I was, finally, alone with the truth. I was rotten inside and nothing could fix me.
At 40 years of age, I’m glad I can say that a lot has happened in the 3 years since I cried that night and screamed my frustration at being broken. I started working the 12 steps of recovery from addiction. I have a sponsor. I have 5 years clean. I have a reasonably good relationship with my mother these days. I am now in a very serious and mostly healthy relationship with the man who held me the night I cried-he is truly a good man. I am in my first senior year of college. I have been well trained in the work I do and have been working the same part-time jobs for 5 years now. I’m good at my job. I have a few friends-true friends.
Aunt Becky, I wish I could give you a happy ending. I wish I could say that I have finally progressed through the 5 stages of grief. I think it’s safe to say I have passed through denial.
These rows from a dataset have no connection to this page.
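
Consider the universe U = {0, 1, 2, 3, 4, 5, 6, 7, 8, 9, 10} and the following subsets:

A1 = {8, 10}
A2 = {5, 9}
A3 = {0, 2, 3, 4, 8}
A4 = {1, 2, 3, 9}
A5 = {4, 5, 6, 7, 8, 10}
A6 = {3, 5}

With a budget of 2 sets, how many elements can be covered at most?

Choosing A4, A5 covers {1, 2, 3, 4, 5, 6, 7, 8, 9, 10} — 10 elements.
No choice of 2 sets does better; here 0 is left uncovered.

10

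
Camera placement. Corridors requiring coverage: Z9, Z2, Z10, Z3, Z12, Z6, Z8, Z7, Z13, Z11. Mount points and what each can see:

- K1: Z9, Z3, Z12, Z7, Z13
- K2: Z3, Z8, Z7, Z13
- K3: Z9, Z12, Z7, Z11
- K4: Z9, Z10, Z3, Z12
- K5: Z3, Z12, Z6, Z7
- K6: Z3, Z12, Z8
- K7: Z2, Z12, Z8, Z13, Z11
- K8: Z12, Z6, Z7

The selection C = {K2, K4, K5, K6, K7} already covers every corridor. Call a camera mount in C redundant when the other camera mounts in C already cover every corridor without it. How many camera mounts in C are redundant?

2

Drop K2: the rest still cover every corridor — redundant.
Drop K4: Z9, Z10 uncovered — not redundant.
Drop K5: Z6 uncovered — not redundant.
Drop K6: the rest still cover every corridor — redundant.
Drop K7: Z2, Z11 uncovered — not redundant.
2 redundant: K2, K6.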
Yet I still can’t let go of those old defense mechanisms. It is so fucking hard to express emotions. It’s just as hard to live through them. So I shop. I eat chocolate. I find things to distract me. Often, I stick my feelings in that dark corner of my soul. Even the good ones. I still miss the ability to deny their existence. I don’t know what to do with them, so it’s easier to deny them.
I guess it’s progress, being able to admit I have emotions.
Some days, I get so angry. Why the fuck can’t I be normal? Why oh why do I always seem to feel inadequate, less than, afraid? At least the rage can be empowering, motivating me to get up and try one more day to find a way to heal my sick spirit. If nothing else, rage feels good. It’s so primal.
Some days, I’m depressed. The possibility of spending the rest of my life knowing I am irretrievably broken saddens me beyond belief. This is where I am grateful for my adoptive mother-she’s my REAL mother. Nothing ever stopped her, and rarely did anything slow her down. She always kept going. What an amazing example; I believe it’s the only reason I keep going on my depressed days.
Bargaining. Yes. I do that. I make bargains with whatever’s out there-if you would just fix me, God, I would try to touch another life so some other woman doesn’t ever have to live with the pain I lived with for so long. Just please fucking fix me so I am not afraid, ashamed, and insecure. Make me not hurt and I will try to share it with someone who needs to know it is possible to not hurt.
Acceptance. Not so much. Today, I refuse to accept that I am irretrievably broken. Maybe that is where the twelve steps are beginning to work in my life.
And maybe that’s the happy ending after all.